На первый взгляд темнота непроглядна. В следующиймомент, напрягая зрение, можно различить его белое, как большой свежий сыр, лицо, наивное и нелепое под слоем муки, грезящее радостями, что достались другим, и до одури ошарашенное смутной, едва различимой вестью, которую тщится воспринять его нетрезвое сердце: ошеломляющим намеком, что жизнь могла быть лучше.
– И даже огонька его сигареты не было видно?
– Да, огонек был виден. В темноте отчетливо светился срез сигареты, красный и изобличающий, словно миниатюрная неоновая вывеска, которая, загораясь и потухая, сообщала: «Здесь я, здесь я, здесь».
– А в какое время Растрепы
[71]
спустились по улице Нандо Баррагана?
– Не вовремя, в час, когда остальные ватаги ряженых ушли уже далеко и хоронили карнавал, отплясывая последние кумбьи на излете веселья. В этих Растрепах что-то было не так, хотя их костюмы выглядели традиционно: маски обезьян-самцов, поддельные женские фигуры. Но они не плясали и не веселились, они явно шли по делу. Единственный, кому они не показались подозрительными, был сам Нандо, он ничего не почувствовал и тогда, когда они окружили его и вонзили в него ножи, – наверно, потому, что уже был мертв в этот момент.
– Что вы хотите сказать?
– По заключению судебного врача, производившего вскрытие, Нандо Барраган был мертв с рассвета.
– Так, значит, эта жестокая тоска, которую весь день видели на его лице, была смертью…
– Это была смерть, и никто не сумел признать ее. То, что произошло потом, в ту ночь, была насмешка и профанация. Случилось вот что: фальшивые Растрепы не удовольствовались тем, что убили его, а вдобавок поволокли труп по улицам квартала, так сказать, в назидание и торжествуя победу. Народ сбегался поглазеть на него: его хватали руками, рвали с него одежду и удостоверялись, что это он. Ни у кого не осталось сомнений: это был совершенно точно он, и очевидность его смерти была тяжелой и нагой, как сам труп.
– Кто-нибудь посочувствовал покойному?
– С ним не были солидарны, и, пожалуй, и не жалели его. Если кто ему и посочувствовал, то предпочел промолчать, чтобы не перечить распаленным соседям, наконец-то вкушавшим сладость мести. Коллективной мести, подсознательно задуманной в течение всех тех ночей, когда нам приходилось сидеть взаперти по домам, за замками и засовами, с разбуженными и перепуганными детьми, в то время как снаружи, на улице, Барраганы давали жару, оглашая окрестности грохотом перестрелок.
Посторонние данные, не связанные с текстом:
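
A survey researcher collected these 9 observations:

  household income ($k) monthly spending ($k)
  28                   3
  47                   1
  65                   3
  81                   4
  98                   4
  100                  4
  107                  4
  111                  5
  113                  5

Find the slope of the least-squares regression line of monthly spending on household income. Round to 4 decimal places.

n = 9, Σx = 750, Σy = 33, Σxy = 2990, Σx² = 69922
Sxx = Σx² − (Σx)²/n = 69922 − 62500 = 7422
Sxy = Σxy − (Σx)(Σy)/n = 2990 − 2750 = 240
b = Sxy/Sxx = 240/7422 = 0.032336

0.0323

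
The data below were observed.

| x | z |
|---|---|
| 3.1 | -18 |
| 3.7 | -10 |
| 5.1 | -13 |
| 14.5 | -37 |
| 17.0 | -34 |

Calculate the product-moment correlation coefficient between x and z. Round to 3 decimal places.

-0.932

n = 5, Σx = 43.4, Σy = -112, Σxy = -1273.6, Σx² = 548.56, Σy² = 3118
Sxx = Σx² − (Σx)²/n = 548.56 − 376.712 = 171.848
Sxy = Σxy − (Σx)(Σy)/n = -1273.6 − (-972.16) = -301.44
Syy = Σy² − (Σy)²/n = 3118 − 2508.8 = 609.2
r = Sxy/√(Sxx·Syy) = -301.44/√(104689.8016) = -301.44/323.558034 = -0.931641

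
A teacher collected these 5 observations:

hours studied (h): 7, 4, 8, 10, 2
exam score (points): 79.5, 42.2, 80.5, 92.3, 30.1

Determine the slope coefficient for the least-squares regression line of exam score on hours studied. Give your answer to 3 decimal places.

n = 5, Σx = 31, Σy = 324.6, Σxy = 2352.5, Σx² = 233
Sxx = Σx² − (Σx)²/n = 233 − 192.2 = 40.8
Sxy = Σxy − (Σx)(Σy)/n = 2352.5 − 2012.52 = 339.98
b = Sxy/Sxx = 339.98/40.8 = 8.332843

8.333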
Поэтому час смерти стал и часом расплаты и сработал закон «око за око». Страх, который он внушал нам при жизни, сменил знак и обернулся агрессией в пропорциональном количестве: самые покорные прежде глумились теперь больше всех. Мы хотели бы вырвать у него по волоску за каждый испуг, что он заставил нас пережить; по зубу за каждую тревогу; за каждого мертвеца – по пальцу; оба глаза за пролитую кровь; оторвать ему голову за утраченный нами покой; вырвать внутренности за весь тот срам, какого мы по его вине наглотались. Мы хотели бы лишить его жизни, которой у него уже не было, в уплату за обгаженное будущее, оставшееся нам от него в наследство, и мы отрекались от него навеки, потому что из-за него печать смерти оттиснулась на наших лицах.
– Так и не нашлось никого, кто бы его защитил?
– Наоборот, еще на нем и нажились. Некто, одетый Волшебником Мандрейком,
[72]
увидел Каравакский крест, сорвал его одним махом вместе с цепью, да и увел. Золотой «Ролекс» с сорока двумя брильянтами уцелел, если это можно так назвать, потому что женщины Барраган выставили его на продажу, когда Нандо лежал в больнице со вскрытой грудью. Победителем аукциона стал Элиас Мансо, тот самый человек, что на свадьбе выказал расположение съесть дерьмо, только бы заполучить эти часы.